Diffusion and perfusion limitation in alveolar O2 exchange: shape of the blood O2 equilibrium curve.

The limitations imposed by diffusion (Ldiff) and perfusion (Lperf) on alveolar gas exchange can be estimated using a simple model of alveolar-capillary gas transfer (Piiper and Scheid (1981) Respir, Physiol. 46: 193-208). These limitations indicate the fractional increase of gas exchange that would occur by raising pulmonary conductances for diffusion or perfusion to functionally infinite values. The (simple) model assumes linear relations between concentration and partial pressure for the gases studied. We have investigated in this study the effects of this assumption for estimating Ldiff and Lperf for O2 whose blood equilibrium curve is particularly non-linear in normoxia. The calculations suggest that Lperf is only slightly overestimated by the assumption of linear blood O2 binding. For Ldiff, there is a significant overestimation in normoxia, but in hypoxia the linear equilibrium curve yields sufficiently accurate estimates. Calculations for data estimated for man on the summit of Mt. Everest suggest that alveolar O2 uptake in deep hypoxia at rest is mainly limited by perfusion and to a lesser degree by diffusion (Lperf greater than Ldiff).
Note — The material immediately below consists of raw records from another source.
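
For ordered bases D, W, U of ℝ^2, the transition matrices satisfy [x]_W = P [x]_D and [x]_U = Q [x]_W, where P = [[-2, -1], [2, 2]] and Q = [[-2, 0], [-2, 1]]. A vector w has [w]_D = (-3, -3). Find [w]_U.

(-18, -30)

Apply P to get W-coordinates (9, -12), then Q to get U-coordinates.
The result is [w]_U = (-18, -30).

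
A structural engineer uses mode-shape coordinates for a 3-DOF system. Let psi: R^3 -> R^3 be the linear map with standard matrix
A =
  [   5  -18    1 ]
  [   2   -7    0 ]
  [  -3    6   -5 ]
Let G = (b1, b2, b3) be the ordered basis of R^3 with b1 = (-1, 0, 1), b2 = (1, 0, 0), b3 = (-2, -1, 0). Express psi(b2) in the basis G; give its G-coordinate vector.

Compute psi(b2) = A b2 = (5, 2, -3) in standard coordinates.
Then write this in G-coordinates: solve for y in y_1 b1 + ... + y_3 b3 = (5, 2, -3).
This gives y = (-3, -2, -2), which is column 2 of [psi]_G.

(-3, -2, -2)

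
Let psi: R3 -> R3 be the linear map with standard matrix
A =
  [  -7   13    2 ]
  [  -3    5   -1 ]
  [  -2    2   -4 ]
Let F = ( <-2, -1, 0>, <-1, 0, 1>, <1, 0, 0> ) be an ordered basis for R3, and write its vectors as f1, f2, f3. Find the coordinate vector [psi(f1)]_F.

<-1, 2, 1>

Compute psi(f1) = A f1 = <1, 1, 2> in standard coordinates.
Then write this in F-coordinates: solve for y in y_1 f1 + ... + y_3 f3 = <1, 1, 2>.
This gives y = <-1, 2, 1>, which is column 1 of [psi]_F.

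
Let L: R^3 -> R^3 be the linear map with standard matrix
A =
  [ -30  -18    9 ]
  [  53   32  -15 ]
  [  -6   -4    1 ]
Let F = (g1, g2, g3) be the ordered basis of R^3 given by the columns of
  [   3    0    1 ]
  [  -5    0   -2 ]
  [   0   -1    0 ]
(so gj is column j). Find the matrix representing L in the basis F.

[[-1, -3, 1], [-2, 1, -2], [3, 0, 3]]

The j-th column of [L]_F is [L(gj)]_F.
L(g1) = A g1 = <0, -1, 2> = -g1 - 2g2 + 3g3, so column 1 is <-1, -2, 3>.
Repeating for g2, g3 and assembling the columns gives [[-1, -3, 1], [-2, 1, -2], [3, 0, 3]].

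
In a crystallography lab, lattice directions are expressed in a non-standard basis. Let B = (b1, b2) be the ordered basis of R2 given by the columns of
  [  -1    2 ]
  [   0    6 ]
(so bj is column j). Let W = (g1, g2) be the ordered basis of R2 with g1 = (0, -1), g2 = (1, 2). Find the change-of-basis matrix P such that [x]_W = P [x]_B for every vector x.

[[-2, -2], [-1, 2]]

Take x = bj: its B-coordinates are the j-th standard unit vector, so P e_j — column j of P — equals [bj]_W.
b1 = -2g1 - g2, giving column 1 = (-2, -1); repeating for each j gives P = [[-2, -2], [-1, 2]].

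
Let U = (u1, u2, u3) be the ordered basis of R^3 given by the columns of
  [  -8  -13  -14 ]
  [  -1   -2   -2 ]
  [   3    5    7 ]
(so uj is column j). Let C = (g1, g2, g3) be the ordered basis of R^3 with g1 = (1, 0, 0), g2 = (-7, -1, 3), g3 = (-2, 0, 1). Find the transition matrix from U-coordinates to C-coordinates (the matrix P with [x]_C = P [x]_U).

[[-1, -1, 2], [1, 2, 2], [0, -1, 1]]

Let M have columns uj and N have columns gj. Then for every x, N [x]_C = x = M [x]_U, so P = N^(-1) M.
Since det N = -1, N^(-1) has integer entries; multiplying gives P = [[-1, -1, 2], [1, 2, 2], [0, -1, 1]].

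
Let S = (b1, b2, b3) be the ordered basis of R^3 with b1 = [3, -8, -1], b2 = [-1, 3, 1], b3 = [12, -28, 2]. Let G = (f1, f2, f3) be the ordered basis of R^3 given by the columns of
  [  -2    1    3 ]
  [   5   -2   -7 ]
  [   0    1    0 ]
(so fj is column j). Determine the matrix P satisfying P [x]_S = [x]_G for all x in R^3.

Column j of P is [bj]_G, since P maps S-coordinates to G-coordinates.
Expressing b1 in G: b1 = -2f1 - f2 + 0·f3, so column 1 of P is [-2, -1, 0].
Doing the same for each bj gives P = [[-2, 1, -2], [-1, 1, 2], [0, 0, 2]].

[[-2, 1, -2], [-1, 1, 2], [0, 0, 2]]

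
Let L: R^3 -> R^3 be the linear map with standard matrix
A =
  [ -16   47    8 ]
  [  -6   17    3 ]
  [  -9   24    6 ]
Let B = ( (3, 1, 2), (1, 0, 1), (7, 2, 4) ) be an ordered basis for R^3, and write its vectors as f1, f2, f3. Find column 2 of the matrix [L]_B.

Column 2 of [L]_B is the B-coordinate vector of L(f2).
In standard coordinates L(f2) = A f2 = (-8, -3, -3).
Converting to B: (-8, -3, -3) = f1 + 3f2 - 2f3, so the coordinate vector is (1, 3, -2).

(1, 3, -2)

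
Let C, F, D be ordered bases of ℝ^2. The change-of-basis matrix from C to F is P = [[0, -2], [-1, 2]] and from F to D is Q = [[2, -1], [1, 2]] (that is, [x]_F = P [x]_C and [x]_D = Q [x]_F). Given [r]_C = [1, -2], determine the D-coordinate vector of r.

[13, -6]

Apply P to get F-coordinates [4, -5], then Q to get D-coordinates.
The result is [r]_D = [13, -6].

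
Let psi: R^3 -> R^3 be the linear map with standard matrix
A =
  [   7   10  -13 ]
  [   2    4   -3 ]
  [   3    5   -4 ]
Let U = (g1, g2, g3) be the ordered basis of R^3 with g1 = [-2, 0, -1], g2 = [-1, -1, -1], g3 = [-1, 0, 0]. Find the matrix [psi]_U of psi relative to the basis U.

[[1, 1, 1], [1, 3, 2], [-2, -1, 3]]

Let P have columns g1, ..., g3. Then [psi]_U = P^(-1) A P.
Here det P = 1, so P^(-1) is integer; computing A P first and then P^(-1)(A P) gives [[1, 1, 1], [1, 3, 2], [-2, -1, 3]].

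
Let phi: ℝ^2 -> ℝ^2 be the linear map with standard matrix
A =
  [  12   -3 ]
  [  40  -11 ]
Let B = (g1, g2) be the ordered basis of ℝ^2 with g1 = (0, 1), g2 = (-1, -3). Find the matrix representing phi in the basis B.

With P the matrix whose columns are g1, g2, [phi]_B = P^(-1) A P.
Column by column: phi(g1) = A g1 = (-3, -11); its B-coordinates (-2, 3) give column 1.
Continuing for each basis vector yields [phi]_B = [[-2, 2], [3, 3]].

[[-2, 2], [3, 3]]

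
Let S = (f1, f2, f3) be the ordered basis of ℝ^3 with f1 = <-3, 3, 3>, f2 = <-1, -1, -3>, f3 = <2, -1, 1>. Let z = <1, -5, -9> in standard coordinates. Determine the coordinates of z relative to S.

<-1, 2, 0>

Write z = c_1 f1 + ... + c_3 f3 and solve for the c_i.
Gaussian elimination on [M | z] yields c = (-1, 2, 0).
Check: -f1 + 2f2 + 0·f3 = <1, -5, -9>.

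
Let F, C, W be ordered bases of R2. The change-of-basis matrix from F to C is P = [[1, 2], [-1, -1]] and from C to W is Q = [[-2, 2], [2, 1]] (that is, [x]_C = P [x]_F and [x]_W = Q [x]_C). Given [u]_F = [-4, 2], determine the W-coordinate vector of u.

First [u]_C = P [u]_F = [0, 2].
Then [u]_W = Q [u]_C = [4, 2].

[4, 2]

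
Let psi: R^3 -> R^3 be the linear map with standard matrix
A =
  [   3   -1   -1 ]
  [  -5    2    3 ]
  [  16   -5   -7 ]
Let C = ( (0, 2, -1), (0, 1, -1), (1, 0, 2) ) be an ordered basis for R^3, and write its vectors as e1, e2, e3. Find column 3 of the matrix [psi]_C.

Column 3 of [psi]_C is the C-coordinate vector of psi(e3).
In standard coordinates psi(e3) = A e3 = (1, 1, 2).
Converting to C: (1, 1, 2) = e1 - e2 + e3, so the coordinate vector is (1, -1, 1).

(1, -1, 1)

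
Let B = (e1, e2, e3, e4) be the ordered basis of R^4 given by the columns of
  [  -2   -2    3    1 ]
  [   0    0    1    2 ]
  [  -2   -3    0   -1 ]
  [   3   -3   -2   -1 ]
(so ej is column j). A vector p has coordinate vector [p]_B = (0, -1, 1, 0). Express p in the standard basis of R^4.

By definition p = 0·e1 - e2 + e3 + 0·e4.
Summing componentwise gives (5, 1, 3, 1).

(5, 1, 3, 1)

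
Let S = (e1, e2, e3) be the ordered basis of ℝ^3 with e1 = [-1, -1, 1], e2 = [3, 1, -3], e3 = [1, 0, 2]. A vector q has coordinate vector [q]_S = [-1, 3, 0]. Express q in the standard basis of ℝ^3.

[10, 4, -10]

By definition q = -e1 + 3e2 + 0·e3.
Summing componentwise gives [10, 4, -10].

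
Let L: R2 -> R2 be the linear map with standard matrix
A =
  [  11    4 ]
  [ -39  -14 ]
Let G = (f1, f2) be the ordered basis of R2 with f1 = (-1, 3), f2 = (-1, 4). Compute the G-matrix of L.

Let P have columns f1, f2. Then [L]_G = P^(-1) A P.
Here det P = -1, so P^(-1) is integer; computing A P first and then P^(-1)(A P) gives [[-1, -3], [0, -2]].

[[-1, -3], [0, -2]]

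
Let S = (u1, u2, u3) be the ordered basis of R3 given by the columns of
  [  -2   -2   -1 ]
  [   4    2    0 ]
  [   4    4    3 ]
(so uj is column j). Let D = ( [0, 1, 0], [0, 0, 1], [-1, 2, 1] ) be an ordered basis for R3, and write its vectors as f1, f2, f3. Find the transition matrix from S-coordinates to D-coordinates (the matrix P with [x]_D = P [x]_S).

[[0, -2, -2], [2, 2, 2], [2, 2, 1]]

Column j of P is [uj]_D, since P maps S-coordinates to D-coordinates.
Expressing u1 in D: u1 = 0·f1 + 2f2 + 2f3, so column 1 of P is [0, 2, 2].
Doing the same for each uj gives P = [[0, -2, -2], [2, 2, 2], [2, 2, 1]].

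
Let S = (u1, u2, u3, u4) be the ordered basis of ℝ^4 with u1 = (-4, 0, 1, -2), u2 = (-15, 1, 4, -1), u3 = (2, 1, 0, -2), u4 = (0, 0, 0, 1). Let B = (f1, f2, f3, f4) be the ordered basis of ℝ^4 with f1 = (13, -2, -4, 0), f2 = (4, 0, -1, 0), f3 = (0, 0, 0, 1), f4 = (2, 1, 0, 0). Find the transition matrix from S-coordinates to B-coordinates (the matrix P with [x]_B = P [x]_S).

[[0, -1, 0, 0], [-1, 0, 0, 0], [-2, -1, -2, 1], [0, -1, 1, 0]]

Let M have columns uj and N have columns fj. Then for every x, N [x]_B = x = M [x]_S, so P = N^(-1) M.
Since det N = -1, N^(-1) has integer entries; multiplying gives P = [[0, -1, 0, 0], [-1, 0, 0, 0], [-2, -1, -2, 1], [0, -1, 1, 0]].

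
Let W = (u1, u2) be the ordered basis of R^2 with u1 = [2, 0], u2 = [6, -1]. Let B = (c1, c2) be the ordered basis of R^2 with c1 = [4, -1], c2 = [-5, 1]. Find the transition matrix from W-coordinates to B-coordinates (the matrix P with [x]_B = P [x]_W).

Column j of P is [uj]_B, since P maps W-coordinates to B-coordinates.
Expressing u1 in B: u1 = -2c1 - 2c2, so column 1 of P is [-2, -2].
Doing the same for each uj gives P = [[-2, -1], [-2, -2]].

[[-2, -1], [-2, -2]]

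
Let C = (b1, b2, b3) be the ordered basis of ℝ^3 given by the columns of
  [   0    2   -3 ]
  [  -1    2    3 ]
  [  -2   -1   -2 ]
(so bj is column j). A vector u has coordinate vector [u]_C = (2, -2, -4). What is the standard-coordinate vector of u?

By definition u = 2b1 - 2b2 - 4b3.
Summing componentwise gives (8, -18, 6).

(8, -18, 6)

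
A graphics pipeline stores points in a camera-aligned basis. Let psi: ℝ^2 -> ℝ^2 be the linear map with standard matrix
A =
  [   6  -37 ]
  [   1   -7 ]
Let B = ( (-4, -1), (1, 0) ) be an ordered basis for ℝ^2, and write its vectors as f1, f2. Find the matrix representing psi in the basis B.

[[-3, -1], [1, 2]]

The j-th column of [psi]_B is [psi(fj)]_B.
psi(f1) = A f1 = (13, 3) = -3f1 + f2, so column 1 is (-3, 1).
Repeating for f2 and assembling the columns gives [[-3, -1], [1, 2]].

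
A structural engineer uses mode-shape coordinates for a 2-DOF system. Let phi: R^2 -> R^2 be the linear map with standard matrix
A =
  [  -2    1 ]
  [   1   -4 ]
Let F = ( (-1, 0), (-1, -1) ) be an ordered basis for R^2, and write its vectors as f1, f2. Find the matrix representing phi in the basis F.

[[-3, 2], [1, -3]]

With P the matrix whose columns are f1, f2, [phi]_F = P^(-1) A P.
Column by column: phi(f1) = A f1 = (2, -1); its F-coordinates (-3, 1) give column 1.
Continuing for each basis vector yields [phi]_F = [[-3, 2], [1, -3]].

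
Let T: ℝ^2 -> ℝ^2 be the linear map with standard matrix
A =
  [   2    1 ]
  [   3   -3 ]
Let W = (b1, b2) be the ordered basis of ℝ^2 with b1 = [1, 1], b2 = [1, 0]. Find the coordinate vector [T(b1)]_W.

[0, 3]

Column 1 of [T]_W is the W-coordinate vector of T(b1).
In standard coordinates T(b1) = A b1 = [3, 0].
Converting to W: [3, 0] = 0·b1 + 3b2, so the coordinate vector is [0, 3].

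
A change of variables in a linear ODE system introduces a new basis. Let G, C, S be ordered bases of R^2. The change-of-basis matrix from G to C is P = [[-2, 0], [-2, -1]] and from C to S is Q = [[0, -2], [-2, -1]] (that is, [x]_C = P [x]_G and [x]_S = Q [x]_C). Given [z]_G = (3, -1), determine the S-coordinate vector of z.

First [z]_C = P [z]_G = (-6, -5).
Then [z]_S = Q [z]_C = (10, 17).

(10, 17)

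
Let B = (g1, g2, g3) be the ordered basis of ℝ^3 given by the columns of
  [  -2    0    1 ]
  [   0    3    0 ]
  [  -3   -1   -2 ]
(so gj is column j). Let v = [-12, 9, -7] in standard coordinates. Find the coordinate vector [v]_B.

[4, 3, -4]

Write v = c_1 g1 + ... + c_3 g3 and solve for the c_i.
Row-reducing the augmented matrix [M | v] gives c = (4, 3, -4).
Check: 4g1 + 3g2 - 4g3 = [-12, 9, -7].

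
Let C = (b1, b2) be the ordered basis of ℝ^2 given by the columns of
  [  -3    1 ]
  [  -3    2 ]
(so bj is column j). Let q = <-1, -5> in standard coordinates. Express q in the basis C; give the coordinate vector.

<-1, -4>

Write q = c_1 b1 + c_2 b2 and solve for the c_i.
System: -3c_1 + c_2 = -1, -3c_1 + 2c_2 = -5; solving gives c_1 = -1, c_2 = -4.
Check: -b1 - 4b2 = <-1, -5>.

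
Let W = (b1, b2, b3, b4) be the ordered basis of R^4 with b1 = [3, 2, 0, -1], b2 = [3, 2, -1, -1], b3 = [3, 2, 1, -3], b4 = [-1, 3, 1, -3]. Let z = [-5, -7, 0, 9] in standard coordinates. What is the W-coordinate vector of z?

[3, -3, -2, -1]

Write z = c_1 b1 + ... + c_4 b4 and solve for the c_i.
Row-reducing the augmented matrix [M | z] gives c = (3, -3, -2, -1).
Check: 3b1 - 3b2 - 2b3 - b4 = [-5, -7, 0, 9].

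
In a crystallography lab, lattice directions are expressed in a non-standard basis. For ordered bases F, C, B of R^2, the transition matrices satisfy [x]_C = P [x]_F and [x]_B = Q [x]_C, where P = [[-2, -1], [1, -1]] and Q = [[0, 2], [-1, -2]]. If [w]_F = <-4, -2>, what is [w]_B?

<-4, -6>

Apply P to get C-coordinates <10, -2>, then Q to get B-coordinates.
The result is [w]_B = <-4, -6>.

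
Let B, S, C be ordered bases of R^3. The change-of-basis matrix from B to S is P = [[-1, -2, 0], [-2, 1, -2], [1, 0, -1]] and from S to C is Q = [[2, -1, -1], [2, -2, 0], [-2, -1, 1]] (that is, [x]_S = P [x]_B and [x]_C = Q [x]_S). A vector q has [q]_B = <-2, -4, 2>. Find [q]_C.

Apply P to get S-coordinates <10, -4, -4>, then Q to get C-coordinates.
The result is [q]_C = <28, 28, -20>.

<28, 28, -20>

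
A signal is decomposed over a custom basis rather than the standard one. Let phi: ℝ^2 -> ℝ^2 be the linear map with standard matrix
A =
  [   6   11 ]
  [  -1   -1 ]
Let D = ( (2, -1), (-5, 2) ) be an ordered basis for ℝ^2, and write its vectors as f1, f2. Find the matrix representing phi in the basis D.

The j-th column of [phi]_D is [phi(fj)]_D.
phi(f1) = A f1 = (1, -1) = 3f1 + f2, so column 1 is (3, 1).
Repeating for f2 and assembling the columns gives [[3, 1], [1, 2]].

[[3, 1], [1, 2]]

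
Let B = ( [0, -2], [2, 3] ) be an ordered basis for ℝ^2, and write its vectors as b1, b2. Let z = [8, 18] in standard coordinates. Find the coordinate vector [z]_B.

[-3, 4]

We seek scalars with c_1 b1 + c_2 b2 = z; equivalently solve M c = z where the columns of M are b1, b2.
System: 0c_1 + 2c_2 = 8, -2c_1 + 3c_2 = 18; solving gives c_1 = -3, c_2 = 4.
Check: -3b1 + 4b2 = [8, 18].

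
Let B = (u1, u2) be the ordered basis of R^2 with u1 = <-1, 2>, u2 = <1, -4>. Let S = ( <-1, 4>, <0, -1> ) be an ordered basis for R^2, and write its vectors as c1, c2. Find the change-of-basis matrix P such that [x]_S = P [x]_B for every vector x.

[[1, -1], [2, 0]]

Column j of P is [uj]_S, since P maps B-coordinates to S-coordinates.
Expressing u1 in S: u1 = c1 + 2c2, so column 1 of P is <1, 2>.
Doing the same for each uj gives P = [[1, -1], [2, 0]].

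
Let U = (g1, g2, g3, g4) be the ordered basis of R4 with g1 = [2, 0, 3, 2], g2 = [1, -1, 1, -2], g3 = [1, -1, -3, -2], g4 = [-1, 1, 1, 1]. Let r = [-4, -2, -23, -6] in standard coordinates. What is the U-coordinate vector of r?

[-3, -4, 2, -4]

Write r = c_1 g1 + ... + c_4 g4 and solve for the c_i.
Gaussian elimination on [M | r] yields c = (-3, -4, 2, -4).
Check: -3g1 - 4g2 + 2g3 - 4g4 = [-4, -2, -23, -6].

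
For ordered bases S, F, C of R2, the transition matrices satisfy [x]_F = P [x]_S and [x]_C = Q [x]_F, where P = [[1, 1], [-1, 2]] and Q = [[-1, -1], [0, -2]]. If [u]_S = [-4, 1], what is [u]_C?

First [u]_F = P [u]_S = [-3, 6].
Then [u]_C = Q [u]_F = [-3, -12].

[-3, -12]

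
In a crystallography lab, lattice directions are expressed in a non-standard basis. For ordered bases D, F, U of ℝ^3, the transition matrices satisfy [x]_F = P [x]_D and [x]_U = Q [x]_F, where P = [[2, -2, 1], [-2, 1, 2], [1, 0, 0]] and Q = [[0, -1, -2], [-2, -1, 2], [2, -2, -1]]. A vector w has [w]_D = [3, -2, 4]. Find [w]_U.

[-6, -22, 25]

First [w]_F = P [w]_D = [14, 0, 3].
Then [w]_U = Q [w]_F = [-6, -22, 25].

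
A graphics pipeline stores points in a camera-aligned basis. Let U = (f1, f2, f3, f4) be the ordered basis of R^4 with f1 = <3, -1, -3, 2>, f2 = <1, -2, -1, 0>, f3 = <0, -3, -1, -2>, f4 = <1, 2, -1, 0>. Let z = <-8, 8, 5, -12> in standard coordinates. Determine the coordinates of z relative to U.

We seek scalars with c_1 f1 + ... + c_4 f4 = z; equivalently solve M c = z where the columns of M are f1, ..., f4.
Solving this 4x4 system gives c = (-3, -3, 3, 4).
Check: -3f1 - 3f2 + 3f3 + 4f4 = <-8, 8, 5, -12>.

<-3, -3, 3, 4>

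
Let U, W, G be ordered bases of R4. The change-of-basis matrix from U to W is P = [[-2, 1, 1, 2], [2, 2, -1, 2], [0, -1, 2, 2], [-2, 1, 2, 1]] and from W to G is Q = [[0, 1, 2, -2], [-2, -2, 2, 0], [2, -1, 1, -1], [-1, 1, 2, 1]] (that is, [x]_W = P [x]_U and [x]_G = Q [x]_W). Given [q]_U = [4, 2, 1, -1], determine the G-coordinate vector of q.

Composing the changes, [q]_G = Q P [q]_U.
Q P = [[6, -2, -1, 4], [0, -8, 4, -4], [-4, -2, 3, 3], [2, 0, 4, 5]]; applying this to [4, 2, 1, -1] gives [15, -8, -20, 7].

[15, -8, -20, 7]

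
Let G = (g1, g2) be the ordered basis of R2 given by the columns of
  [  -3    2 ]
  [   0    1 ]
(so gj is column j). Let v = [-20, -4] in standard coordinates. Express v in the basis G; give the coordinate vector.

[4, -4]

[v]_G is the unique c with M c = v, where M has columns g1, g2.
System: -3c_1 + 2c_2 = -20, 0c_1 + c_2 = -4; solving gives c_1 = 4, c_2 = -4.
Check: 4g1 - 4g2 = [-20, -4].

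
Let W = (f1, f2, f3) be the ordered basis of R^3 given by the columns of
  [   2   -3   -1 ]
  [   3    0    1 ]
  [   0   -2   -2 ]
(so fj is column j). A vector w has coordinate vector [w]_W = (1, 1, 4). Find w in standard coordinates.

(-5, 7, -10)

By definition w = f1 + f2 + 4f3.
Summing componentwise gives (-5, 7, -10).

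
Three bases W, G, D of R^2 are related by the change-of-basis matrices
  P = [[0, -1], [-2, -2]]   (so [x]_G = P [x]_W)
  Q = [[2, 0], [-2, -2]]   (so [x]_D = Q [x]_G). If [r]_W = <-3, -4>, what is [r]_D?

<8, -36>

Apply P to get G-coordinates <4, 14>, then Q to get D-coordinates.
The result is [r]_D = <8, -36>.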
For the sustained exercise of climbing, on the other hand, diffusion limitation is more prominent than perfusion limitation (Ldiff greater than Lperf). Large values of Ldiff are estimated for normoxic O2 uptake across the skin of the gill-less and lung-less salamander, and here, the effects of the alinearity of the O2 equilibrium curve are pronounced. It is concluded that the simplified model of alveolar-capillary gas transfer, with linear O2 equilibrium curve, can be very useful to estimate diffusion and perfusion limitations from experimental data.